BUKU BANDUNG (9): Seorang Petapa dan 10 Malamnya di Kota Bandung
Seorang petapa di puncak Tangkuban Parahu menghabiskan 10 malamnya di Kota Bandung. Di balik pesta dan gemerlapnya kota, kepedihan lahir dari hawa nafsu jahat.
Penulis Hernadi Tanzil1 Agustus 2021
BandungBergerak.id - Bandung di Waktu Malam merupakan sebuah kisah fiksi karya Soe Lie Piet, ayah dua tokoh aktivis dan pemikir terkemuka Indonesia: Soe Hok Gie dan Soe Hok Djin (Arif Budiman). Seperti kebanyakan karyanya yang bergenre novel etnografis, novel yang mengambil latar belakang budaya sebuah daerah, buku ini mengambil latar Kota Bandung dan gunung Tangkuban Parahu di tahun 1930-an.
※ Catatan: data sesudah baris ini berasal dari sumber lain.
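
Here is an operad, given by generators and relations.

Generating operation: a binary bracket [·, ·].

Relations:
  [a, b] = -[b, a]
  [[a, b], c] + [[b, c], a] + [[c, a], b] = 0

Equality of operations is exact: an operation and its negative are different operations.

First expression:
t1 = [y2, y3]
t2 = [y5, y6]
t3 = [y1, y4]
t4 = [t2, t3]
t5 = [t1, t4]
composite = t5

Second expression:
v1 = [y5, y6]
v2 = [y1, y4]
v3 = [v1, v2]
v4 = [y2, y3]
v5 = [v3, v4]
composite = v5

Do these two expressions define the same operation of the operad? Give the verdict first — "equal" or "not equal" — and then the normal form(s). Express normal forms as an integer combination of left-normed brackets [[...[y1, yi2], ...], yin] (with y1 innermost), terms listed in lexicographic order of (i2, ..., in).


not equal; the first gives [[[[[y1, y4], y5], y6], y2], y3] - [[[[[y1, y4], y5], y6], y3], y2] - [[[[[y1, y4], y6], y5], y2], y3] + [[[[[y1, y4], y6], y5], y3], y2] and the second -[[[[[y1, y4], y5], y6], y2], y3] + [[[[[y1, y4], y5], y6], y3], y2] + [[[[[y1, y4], y6], y5], y2], y3] - [[[[[y1, y4], y6], y5], y3], y2]

The first composite normalizes to [[[[[y1, y4], y5], y6], y2], y3] - [[[[[y1, y4], y5], y6], y3], y2] - [[[[[y1, y4], y6], y5], y2], y3] + [[[[[y1, y4], y6], y5], y3], y2]
The second composite normalizes to -[[[[[y1, y4], y5], y6], y2], y3] + [[[[[y1, y4], y5], y6], y3], y2] + [[[[[y1, y4], y6], y5], y2], y3] - [[[[[y1, y4], y6], y5], y3], y2]
Different reductions; not equal.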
Bandung di Waktu Malam menceritakan tentang seorang petapa sakti bernama Rayahna. Ia telah bertapa bertahun-tahun di gua di dalam hutan puncak Gunung Tangkuban Parahu. Kesaktiannya memungkinkan ia dapat melihat sesuatu dari jarak ratusan mil, datang ke segala tempat, dan bisa tahu apa yang sedang dipikirkan orang. Selain itu Rayahna juga bisa berganti rupa seperti yang ia kehendaki.
Dari atas puncak gunung Tangkuban Parahu itu, Rayahna kerap mengamati suasana kota Bandung yang di waktu malam begitu bercahaya dengan lampu-lampunya yang gilang-gemilang. Namun di tengah gemerlapnya Bandung, lewat mata batinnya Rayahna melihat adanya cahaya hitam yang senantiasa mengepul naik. Baginya cahaya hitam itu melambangkan nafsu jahat dari hati manusia.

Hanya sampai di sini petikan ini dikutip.